Cameron visited the city of Jaffna in the ethnic Tamil-
dominated region of the island after attending the opening
ceremony of the Commonwealth summit in the capital Colombo. The
biennial meeting of mainly former British colonies has this year
brought intense scrutiny of Sri Lanka's human rights record.
"I think it's important to shine a spotlight on what's
happened in this country and to speak up against abuses that
have taken place," he said in a muddy shanty town of people
pushed off their own land by the military 23 years ago.
Rival protesters met Cameron on his tour of the town,
including Tamils seeking his support in locating missing
relatives and also government supporters who waved placards that
read "We are not a colony" in opposition to his visit.
Sri Lanka's President Mahinda Rajapaksa had hoped the Nov.
15-17 meeting, which two heads of government have boycotted,
would prove an advertisement for progress and economic growth in
the island state of 21 million off India's southern tip.
Instead, the build-up to the summit has been overshadowed by
allegations of state-sponsored rape and torture, and by
political pressure, including from Cameron.
Separatist Tamil rebels with a preference for suicide
bombers battled government forces for 26 years until an army
offensive crushed them in 2009.
A U.N. panel has said around 40,000 mainly Tamil civilians
died in the final months of the offensive. Both sides committed
atrocities but army shelling killed most victims, it concluded.
The United Nations wants an international inquiry into
allegations of war crimes in the final months of the conflict.
Opening the summit, Rajapaksa defended the government after
saying this week it had "nothing to hide".
"We in Sri Lanka are stepping into a new era of peace,
stability and premium economic opportunities," he told
government leaders and officials from 49 countries.
"In ending terrorism in 2009 we asserted the greatest human
right, the right to live."
After Cameron returned from Jaffna he met Rajapaksa and
raised concerns about displaced people, land issues, the
military presence and devolving powers to the north, the Sri
Lankan government said in a statement.
Rajapaksa told him it was only four years since the war had
ended and the country needed more time to overcome its problems.
BRITISH PM VISITS NORTH
Many buildings in Jaffna are still bombed out skeletons
despite a surge of reconstruction. While there, Cameron visited
a recently rebuilt library and a Tamil newspaper often targeted
by unknown gunmen who have killed six journalists since 2006.
At the library his car was nearly surrounded by a group of
mainly women protesters who say their loved ones were taken by
the army during the war and have never been returned to them.
The women pressed pictures of the missing against the windows of
a media bus and surged towards Cameron's vehicle after pushing
through police lines.
Some observers warn that the repressive climate in the north
and slow progress on demands for greater autonomy risk stoking
fresh violence.
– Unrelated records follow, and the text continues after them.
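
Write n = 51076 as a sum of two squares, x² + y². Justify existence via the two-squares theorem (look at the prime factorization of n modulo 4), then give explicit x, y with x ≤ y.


Step 1: Factor n = 51076 = 2^2 · 113^2.
Step 2: Check the mod-4 condition on each prime factor: 2 = 2 (special); 113 ≡ 1 (mod 4), exponent 2.
All primes ≡ 3 (mod 4) appear to even exponent (or don't appear), so by the two-squares theorem n IS expressible as a sum of two squares.
Step 3: Build a representation. Group n = k² · m with k = 2 and m = 113 · 113 = 12769 (a product of primes ≡ 1 (mod 4)); a representation of m scales to one of n via (k·x)² + (k·y)² = k²(x² + y²). Each prime p ≡ 1 (mod 4) is itself a sum of two squares; find a² by testing p − a² for a perfect square:
  113: 113 − 1² = 112, 113 − 2² = 109, 113 − 3² = 104, 113 − 4² = 97, 113 − 5² = 88, 113 − 6² = 77, 113 − 7² = 64 = 8² ⇒ 113 = 7² + 8².
  Combine using the Brahmagupta–Fibonacci identity (a² + b²)(c² + d²) = (ac − bd)² + (ad + bc)² = (ac + bd)² + (ad − bc)²:
  113 · 113 = 12769: from (7² + 8²)(7² + 8²), take (7·7 − 8·8, 7·8 + 8·7) = (49 − 64, 56 + 56) = (-15, 112); dropping signs (only squares matter) gives (15, 112); check 15² + 112² = 225 + 12544 = 12769 ✓.
  Scale by k = 2: (2·15, 2·112) = (30, 224).
Step 4: Order so x ≤ y and verify: 30² + 224² = 900 + 50176 = 51076 = n. ✓

n = 51076 = 30² + 224² (one valid representation with x ≤ y).


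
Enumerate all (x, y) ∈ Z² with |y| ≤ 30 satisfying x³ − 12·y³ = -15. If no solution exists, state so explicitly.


The equation is x³ - 12y³ = -15. For fixed y, x³ = 12·y³ − 15, so a solution requires the RHS to be a perfect cube.
Strategy: iterate y from -30 to 30, compute RHS = 12·y³ − 15, and check whether it is a (positive or negative) perfect cube.
Check small values of y:
  y = 0: RHS = -15 is not a perfect cube.
  y = 1: RHS = -3 is not a perfect cube.
  y = -1: RHS = -27 = (-3)³ ⇒ x = -3 works.
  y = 2: RHS = 81 is not a perfect cube.
  y = -2: RHS = -111 is not a perfect cube.
  y = 3: RHS = 309 is not a perfect cube.
  y = -3: RHS = -339 is not a perfect cube.
Continuing the search up to |y| = 30 finds no further solutions beyond those listed.
Collected solutions: (-3, -1).

Solutions (with |y| ≤ 30): (-3, -1).


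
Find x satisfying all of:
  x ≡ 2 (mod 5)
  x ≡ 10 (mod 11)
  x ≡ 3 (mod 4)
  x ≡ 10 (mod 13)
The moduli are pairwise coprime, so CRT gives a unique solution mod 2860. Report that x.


Product of moduli M = 5 · 11 · 4 · 13 = 2860.
Merge one congruence at a time:
  Start: x ≡ 2 (mod 5).
  Combine with x ≡ 10 (mod 11); new modulus lcm = 55.
    Write x = 2 + 5·t and substitute into x ≡ 10 (mod 11): 5·t ≡ 10 − 2 = 8 (mod 11).
    The inverse of 5 mod 11 is 9 (since 5·9 = 45 = 4·11 + 1), so t ≡ 9·8 = 72 ≡ 6 (mod 11).
    Then x = 2 + 5·6 = 32, valid modulo lcm(5, 11) = 55: x ≡ 32 (mod 55).
  Combine with x ≡ 3 (mod 4); new modulus lcm = 220.
    Write x = 32 + 55·t and substitute into x ≡ 3 (mod 4): 55·t ≡ 3 − 32 = -29 (mod 4).
    Reduce coefficients mod 4: 3·t ≡ 3 (mod 4).
    The inverse of 3 mod 4 is 3 (since 3·3 = 9 = 2·4 + 1), so t ≡ 3·3 = 9 ≡ 1 (mod 4).
    Then x = 32 + 55·1 = 87, valid modulo lcm(55, 4) = 220: x ≡ 87 (mod 220).
  Combine with x ≡ 10 (mod 13); new modulus lcm = 2860.
    Write x = 87 + 220·t and substitute into x ≡ 10 (mod 13): 220·t ≡ 10 − 87 = -77 (mod 13).
    Reduce coefficients mod 13: 12·t ≡ 1 (mod 13).
    The inverse of 12 mod 13 is 12 (since 12·12 = 144 = 11·13 + 1), so t ≡ 12·1 = 12 ≡ 12 (mod 13).
    Then x = 87 + 220·12 = 2727, valid modulo lcm(220, 13) = 2860: x ≡ 2727 (mod 2860).
Verify against each original: 2727 mod 5 = 2, 2727 mod 11 = 10, 2727 mod 4 = 3, 2727 mod 13 = 10.

x ≡ 2727 (mod 2860).


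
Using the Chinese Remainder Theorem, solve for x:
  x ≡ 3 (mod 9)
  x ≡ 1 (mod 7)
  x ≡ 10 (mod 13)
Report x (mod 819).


Moduli 9, 7, 13 are pairwise coprime; by CRT there is a unique solution modulo M = 9 · 7 · 13 = 819.
Solve pairwise, accumulating the modulus:
  Start with x ≡ 3 (mod 9).
  Combine with x ≡ 1 (mod 7): since gcd(9, 7) = 1, we get a unique residue mod 63.
    Write x = 3 + 9·t and substitute into x ≡ 1 (mod 7): 9·t ≡ 1 − 3 = -2 (mod 7).
    Reduce coefficients mod 7: 2·t ≡ 5 (mod 7).
    The inverse of 2 mod 7 is 4 (since 2·4 = 8 = 1·7 + 1), so t ≡ 4·5 = 20 ≡ 6 (mod 7).
    Then x = 3 + 9·6 = 57, valid modulo lcm(9, 7) = 63: x ≡ 57 (mod 63).
  Combine with x ≡ 10 (mod 13): since gcd(63, 13) = 1, we get a unique residue mod 819.
    Write x = 57 + 63·t and substitute into x ≡ 10 (mod 13): 63·t ≡ 10 − 57 = -47 (mod 13).
    Reduce coefficients mod 13: 11·t ≡ 5 (mod 13).
    The inverse of 11 mod 13 is 6 (since 11·6 = 66 = 5·13 + 1), so t ≡ 6·5 = 30 ≡ 4 (mod 13).
    Then x = 57 + 63·4 = 309, valid modulo lcm(63, 13) = 819: x ≡ 309 (mod 819).
Verify: 309 mod 9 = 3 ✓, 309 mod 7 = 1 ✓, 309 mod 13 = 10 ✓.

x ≡ 309 (mod 819).


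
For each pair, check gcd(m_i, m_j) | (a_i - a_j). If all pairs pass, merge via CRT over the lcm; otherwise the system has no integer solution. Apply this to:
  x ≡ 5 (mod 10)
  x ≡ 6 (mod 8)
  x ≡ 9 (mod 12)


Moduli 10, 8, 12 are not pairwise coprime, so CRT works modulo lcm(m_i) when all pairwise compatibility conditions hold.
Pairwise compatibility: gcd(m_i, m_j) must divide a_i - a_j for every pair.
Merge one congruence at a time:
  Start: x ≡ 5 (mod 10).
  Combine with x ≡ 6 (mod 8): gcd(10, 8) = 2, and 6 - 5 = 1 is NOT divisible by 2.
    ⇒ system is inconsistent (no integer solution).

No solution (the system is inconsistent).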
Military seizure of land is one
of the most sensitive issues in north.
At the Kannagi camp, where about 500 people are yet to be
resettled on land occupied by the army despite promises they
could go home, Cameron walked though narrow, muddy rows of tin
shacks where he was mobbed by families speaking in Tamil.
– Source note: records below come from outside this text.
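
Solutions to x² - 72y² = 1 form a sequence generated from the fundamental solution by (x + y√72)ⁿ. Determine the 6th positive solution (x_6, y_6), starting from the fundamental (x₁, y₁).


Step 1: Find the fundamental solution (x₁, y₁) of x² - 72y² = 1.
  Expand √72 as a continued fraction. a₀ = ⌊√72⌋ = 8; iterate m_{k+1} = d_k·a_k − m_k, d_{k+1} = (72 − m_{k+1}²)/d_k, a_{k+1} = ⌊(a₀ + m_{k+1})/d_{k+1}⌋ (starting m₀ = 0, d₀ = 1), with convergents p_k = a_k·p_{k-1} + p_{k-2}, q_k = a_k·q_{k-1} + q_{k-2} (p₋₁ = 1, q₋₁ = 0):
  k = 0: a₀ = 8; p₀/q₀ = 8/1; p₀² − 72·q₀² = 64 − 72 = -8.
  k = 1: m = 8, d = 8, a = ⌊(8 + 8)/8⌋ = 2; p/q = (2·8 + 1)/(2·1 + 0) = 17/2; p² − 72·q² = 289 − 288 = 1.
  The first convergent with p² − 72·q² = 1 gives the fundamental solution (x₁, y₁) = (17, 2).
Step 2: Apply the recurrence (x_{n+1}, y_{n+1}) = (x₁x_n + 72y₁y_n, x₁y_n + y₁x_n) repeatedly.
  From (x_1, y_1) = (17, 2): x_2 = 17·17 + 72·2·2 = 577; y_2 = 17·2 + 2·17 = 68.
  From (x_2, y_2) = (577, 68): x_3 = 17·577 + 72·2·68 = 19601; y_3 = 17·68 + 2·577 = 2310.
  From (x_3, y_3) = (19601, 2310): x_4 = 17·19601 + 72·2·2310 = 665857; y_4 = 17·2310 + 2·19601 = 78472.
  From (x_4, y_4) = (665857, 78472): x_5 = 17·665857 + 72·2·78472 = 22619537; y_5 = 17·78472 + 2·665857 = 2665738.
  From (x_5, y_5) = (22619537, 2665738): x_6 = 17·22619537 + 72·2·2665738 = 768398401; y_6 = 17·2665738 + 2·22619537 = 90556620.
Step 3: Verify x_6² - 72·y_6² = 590436102659356801 - 590436102659356800 = 1 (should be 1). ✓

(x_1, y_1) = (17, 2); (x_6, y_6) = (768398401, 90556620).


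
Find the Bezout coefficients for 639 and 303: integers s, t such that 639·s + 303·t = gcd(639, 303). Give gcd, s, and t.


Euclidean algorithm on (639, 303) — divide until remainder is 0:
  639 = 2 · 303 + 33
  303 = 9 · 33 + 6
  33 = 5 · 6 + 3
  6 = 2 · 3 + 0
gcd(639, 303) = 3.
Track Bezout coefficients alongside the remainders: start with r₀ = 639 = a·1 + b·0 (s = 1, t = 0) and r₁ = 303 = a·0 + b·1 (s = 0, t = 1); each new remainder r_{k+1} = r_{k-1} − q_k·r_k inherits s_{k+1} = s_{k-1} − q_k·s_k, t_{k+1} = t_{k-1} − q_k·t_k, so r_k = a·s_k + b·t_k at every step:
  q = 2: r = 33, s = 1 − 2·0 = 1, t = 0 − 2·1 = -2  (check: 639·1 + 303·(-2) = 33)
  q = 9: r = 6, s = 0 − 9·1 = -9, t = 1 − 9·(-2) = 19  (check: 639·(-9) + 303·19 = 6)
  q = 5: r = 3, s = 1 − 5·(-9) = 46, t = -2 − 5·19 = -97  (check: 639·46 + 303·(-97) = 3)
The row with r = 3 (the gcd) gives the Bezout coefficients s = 46, t = -97.
Result: 639 · (46) + 303 · (-97) = 3.

gcd(639, 303) = 3; s = 46, t = -97 (check: 639·46 + 303·(-97) = 3).


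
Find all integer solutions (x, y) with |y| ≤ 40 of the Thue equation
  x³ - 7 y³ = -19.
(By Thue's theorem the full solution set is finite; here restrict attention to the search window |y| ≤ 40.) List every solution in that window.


The equation is x³ - 7y³ = -19. For fixed y, x³ = 7·y³ − 19, so a solution requires the RHS to be a perfect cube.
Strategy: iterate y from -40 to 40, compute RHS = 7·y³ − 19, and check whether it is a (positive or negative) perfect cube.
Check small values of y:
  y = 0: RHS = -19 is not a perfect cube.
  y = 1: RHS = -12 is not a perfect cube.
  y = -1: RHS = -26 is not a perfect cube.
  y = 2: RHS = 37 is not a perfect cube.
  y = -2: RHS = -75 is not a perfect cube.
  y = 3: RHS = 170 is not a perfect cube.
  y = -3: RHS = -208 is not a perfect cube.
Continuing the search up to |y| = 40 finds no solutions either.
No (x, y) in the scanned range satisfies the equation.

No integer solutions with |y| ≤ 40.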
"The war is over," he said to a government official walking
alongside. "Why is it taking so long to resettle?" The official
replied that the resettlement was under way.
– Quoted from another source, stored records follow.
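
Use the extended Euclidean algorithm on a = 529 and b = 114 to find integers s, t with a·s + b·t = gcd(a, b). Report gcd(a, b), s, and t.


Euclidean algorithm on (529, 114) — divide until remainder is 0:
  529 = 4 · 114 + 73
  114 = 1 · 73 + 41
  73 = 1 · 41 + 32
  41 = 1 · 32 + 9
  32 = 3 · 9 + 5
  9 = 1 · 5 + 4
  5 = 1 · 4 + 1
  4 = 4 · 1 + 0
gcd(529, 114) = 1.
Track Bezout coefficients alongside the remainders: start with r₀ = 529 = a·1 + b·0 (s = 1, t = 0) and r₁ = 114 = a·0 + b·1 (s = 0, t = 1); each new remainder r_{k+1} = r_{k-1} − q_k·r_k inherits s_{k+1} = s_{k-1} − q_k·s_k, t_{k+1} = t_{k-1} − q_k·t_k, so r_k = a·s_k + b·t_k at every step:
  q = 4: r = 73, s = 1 − 4·0 = 1, t = 0 − 4·1 = -4  (check: 529·1 + 114·(-4) = 73)
  q = 1: r = 41, s = 0 − 1·1 = -1, t = 1 − 1·(-4) = 5  (check: 529·(-1) + 114·5 = 41)
  q = 1: r = 32, s = 1 − 1·(-1) = 2, t = -4 − 1·5 = -9  (check: 529·2 + 114·(-9) = 32)
  q = 1: r = 9, s = -1 − 1·2 = -3, t = 5 − 1·(-9) = 14  (check: 529·(-3) + 114·14 = 9)
  q = 3: r = 5, s = 2 − 3·(-3) = 11, t = -9 − 3·14 = -51  (check: 529·11 + 114·(-51) = 5)
  q = 1: r = 4, s = -3 − 1·11 = -14, t = 14 − 1·(-51) = 65  (check: 529·(-14) + 114·65 = 4)
  q = 1: r = 1, s = 11 − 1·(-14) = 25, t = -51 − 1·65 = -116  (check: 529·25 + 114·(-116) = 1)
The row with r = 1 (the gcd) gives the Bezout coefficients s = 25, t = -116.
Result: 529 · (25) + 114 · (-116) = 1.

gcd(529, 114) = 1; s = 25, t = -116 (check: 529·25 + 114·(-116) = 1).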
Officials in Colombo have expressed frustration at what they
see as interference from abroad in the run-up to the
Commonwealth meeting and say Sri Lanka is on a path to
reconciliation, aided by strong economic growth.
The government has also dismissed accusations of ongoing
rights violations, which it says are part of a campaign by rebel
sympathisers to tarnish its image and detract from the summit.
The Commonwealth, comprising 53 countries, has little power,
but wields some influence in mediating disputes between members.
Canadian Prime Minister Stephen Harper said last month he
would skip the summit over rights abuses, including alleged
disappearances and extra-judicial killings, and Mauritian Prime
Minister Navinchandra Ramgoolam later joined the boycott. As a
result of not attending, Mauritius will no longer host the next
summit in 2015, Ramgoolam said on Friday.
Prime Minister Manmohan Singh of India, whose population of
1.2 billion dwarfs the rest of the Commonwealth combined, also
did not travel to Colombo, although it was partly due to
domestic pressures. His foreign minister is taking part.